While this is the time of the year when analysts drum up support for select equities ahead of the new year, Penn’s inclusion on the Goldman Sharpe ratio list is notable. That’s because the bank’s high Sharpe ratio picks have a track record of beating the broader market. The bank says these picks beat the S&P 500 in nearly two-thirds of six-month periods since 1999, doing so by an average of 243 basis points.
“Many of these stocks have significant upside to consensus price targets, given analysts may be reluctant to change their forecasts,” adds Kostin.
Penn is the only game in Goldman’s latest basket of high Sharpe ratio ideas. Eighteen analysts cover Penn, with 11 having bullish or very bullish grades on the stock. Another six are neutral, while one has a bearish grade on the shares.
Penn Stock Has Catalysts
Like its gaming brethren, Penn has levers it can pull to potentially engineer better equity performance in 2022. For example, the integration of the Score Media and Gaming acquisition gives the company a foothold in what’s expected to be an exciting sports betting opportunity set in Canada.
To date, the deal for theScore is Penn’s largest in the sports betting arena.

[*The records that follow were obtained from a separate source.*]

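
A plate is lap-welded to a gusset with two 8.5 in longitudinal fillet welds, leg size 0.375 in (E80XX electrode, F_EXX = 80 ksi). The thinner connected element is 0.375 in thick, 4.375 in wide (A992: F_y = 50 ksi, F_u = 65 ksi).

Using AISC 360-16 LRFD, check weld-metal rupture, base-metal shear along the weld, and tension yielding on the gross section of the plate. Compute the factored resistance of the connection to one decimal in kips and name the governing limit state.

Weld metal: throat = 0.707×0.375 = 0.26513 in, L = 2×8.5 = 17 in. φR_n = 0.75 × 0.6 × 80 × 0.26513 × 17 = 162.3 kips.
Base metal shear (0.375 in plate): yield φR_n = 1.0×0.6×50×0.375×17 = 191.3 kips; rupture φR_n = 0.75×0.6×65×0.375×17 = 186.5 kips; take 186.5 kips (rupture).
Tension yield (gross): A_g = 4.375×0.375 = 1.6406 in². φR_n = 0.90 × 50 × 1.6406 = 73.8 kips.
Governing: min(162.3, 186.5, 73.8) = 73.8 kips → gross-section yield.

73.8 kips (gross-section yield governs)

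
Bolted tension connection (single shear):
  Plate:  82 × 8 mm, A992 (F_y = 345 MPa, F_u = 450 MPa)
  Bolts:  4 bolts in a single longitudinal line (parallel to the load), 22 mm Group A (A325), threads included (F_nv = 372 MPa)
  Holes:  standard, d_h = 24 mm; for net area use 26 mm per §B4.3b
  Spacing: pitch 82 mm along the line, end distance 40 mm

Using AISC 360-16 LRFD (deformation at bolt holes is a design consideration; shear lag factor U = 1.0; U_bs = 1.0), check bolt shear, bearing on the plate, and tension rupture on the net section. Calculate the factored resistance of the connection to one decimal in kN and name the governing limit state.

Bolt shear: A_b = π(22)²/4 = 380.13 mm². φR_n = 0.75 × 372 × 380.13 × 4 × 1 = 424.2 kN.
Bearing (8 mm plate, F_u = 450 MPa): end bolts L_c = 40 − 24/2 = 28, R_n = min(1.2×28×8×450, 2.4×22×8×450) = 120.96 kN/bolt; interior L_c = 82 − 24 = 58, R_n = 190.08 kN/bolt. φR_n = 0.75 × (1×120.96 + 3×190.08) = 518.4 kN.
Tension rupture (net): A_n = (82 − 1×26)×8 = 448 mm² (U = 1.0, A_e = A_n). φR_n = 0.75 × 450 × 448 = 151.2 kN.
Governing: min(424.2, 518.4, 151.2) = 151.2 kN → net-section rupture.

151.2 kN (net-section rupture governs)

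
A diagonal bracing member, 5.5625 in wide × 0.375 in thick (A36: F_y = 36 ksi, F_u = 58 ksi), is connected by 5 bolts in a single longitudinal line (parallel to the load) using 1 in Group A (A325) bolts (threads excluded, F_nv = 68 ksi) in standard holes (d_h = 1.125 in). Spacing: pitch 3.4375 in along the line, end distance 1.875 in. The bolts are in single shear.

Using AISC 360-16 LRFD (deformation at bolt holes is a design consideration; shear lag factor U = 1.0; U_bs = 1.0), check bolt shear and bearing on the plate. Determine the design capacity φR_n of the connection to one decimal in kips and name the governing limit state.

Bolt shear: A_b = π(1)²/4 = 0.7854 in². φR_n = 0.75 × 68 × 0.7854 × 5 × 1 = 200.3 kips.
Bearing (0.375 in plate, F_u = 58 ksi): end bolts L_c = 1.875 − 1.125/2 = 1.3125, R_n = min(1.2×1.3125×0.375×58, 2.4×1×0.375×58) = 34.256 kips/bolt; interior L_c = 3.4375 − 1.125 = 2.3125, R_n = 52.2 kips/bolt. φR_n = 0.75 × (1×34.256 + 4×52.2) = 182.3 kips.
Governing: min(200.3, 182.3) = 182.3 kips → bearing.

182.3 kips (bearing governs)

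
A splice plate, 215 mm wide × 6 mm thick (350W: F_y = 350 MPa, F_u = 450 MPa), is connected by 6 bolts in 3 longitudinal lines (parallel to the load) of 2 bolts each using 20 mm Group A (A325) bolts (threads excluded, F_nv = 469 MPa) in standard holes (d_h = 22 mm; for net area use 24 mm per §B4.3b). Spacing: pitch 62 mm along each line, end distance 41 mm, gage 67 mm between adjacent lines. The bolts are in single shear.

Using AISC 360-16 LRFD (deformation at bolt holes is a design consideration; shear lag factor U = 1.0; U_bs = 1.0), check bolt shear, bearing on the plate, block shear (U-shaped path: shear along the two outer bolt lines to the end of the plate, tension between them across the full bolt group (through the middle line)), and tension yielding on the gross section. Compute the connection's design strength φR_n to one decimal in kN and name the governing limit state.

337.0 kN (block shear governs)

Bolt shear: A_b = π(20)²/4 = 314.16 mm². φR_n = 0.75 × 469 × 314.16 × 6 × 1 = 663.0 kN.
Bearing (6 mm plate, F_u = 450 MPa): end bolts L_c = 41 − 22/2 = 30, R_n = min(1.2×30×6×450, 2.4×20×6×450) = 97.2 kN/bolt; interior L_c = 62 − 22 = 40, R_n = 129.6 kN/bolt. φR_n = 0.75 × (3×97.2 + 3×129.6) = 510.3 kN.
Block shear: shear path 2×[41+1×62] = 2×103 mm, A_gv = 1236, A_nv = 2×(103 − 1.5×24)×6 = 804 mm²; tension across gage: (134 − 2×24)×6 = 516 mm². R_n = min(0.6×450×804, 0.6×350×1236) + 1.0×450×516 = min(217.08, 259.56) + 232.2 = 449.28 kN. φR_n = 0.75 × 449.28 = 337.0 kN.
Tension yield (gross): A_g = 215×6 = 1290 mm². φR_n = 0.90 × 350 × 1290 = 406.4 kN.
Governing: min(663.0, 510.3, 337.0, 406.4) = 337.0 kN → block shear.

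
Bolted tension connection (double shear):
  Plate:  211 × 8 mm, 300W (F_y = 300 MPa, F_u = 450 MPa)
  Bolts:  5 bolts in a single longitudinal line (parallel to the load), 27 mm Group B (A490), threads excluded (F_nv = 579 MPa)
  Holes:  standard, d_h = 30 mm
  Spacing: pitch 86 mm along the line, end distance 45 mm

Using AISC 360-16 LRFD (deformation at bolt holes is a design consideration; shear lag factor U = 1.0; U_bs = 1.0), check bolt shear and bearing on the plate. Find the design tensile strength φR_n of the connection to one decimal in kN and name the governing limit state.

797.0 kN (bearing governs)

Bolt shear: A_b = π(27)²/4 = 572.56 mm². φR_n = 0.75 × 579 × 572.56 × 5 × 2 = 2486.3 kN.
Bearing (8 mm plate, F_u = 450 MPa): end bolts L_c = 45 − 30/2 = 30, R_n = min(1.2×30×8×450, 2.4×27×8×450) = 129.6 kN/bolt; interior L_c = 86 − 30 = 56, R_n = 233.28 kN/bolt. φR_n = 0.75 × (1×129.6 + 4×233.28) = 797.0 kN.
Governing: min(2486.3, 797.0) = 797.0 kN → bearing.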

It easily dwarfs the $163 million in cash and stock it doled out in January 2020 to buy 36 percent of Barstool Sports.
Speaking of Barstool: If Penn’s Barstool Sportsbook venture can prove to the investment community that it’s grabbing low to mid- double-digit market share in the markets in which it’s available with less marketing spend than rivals, investors could reward the stock in 2022.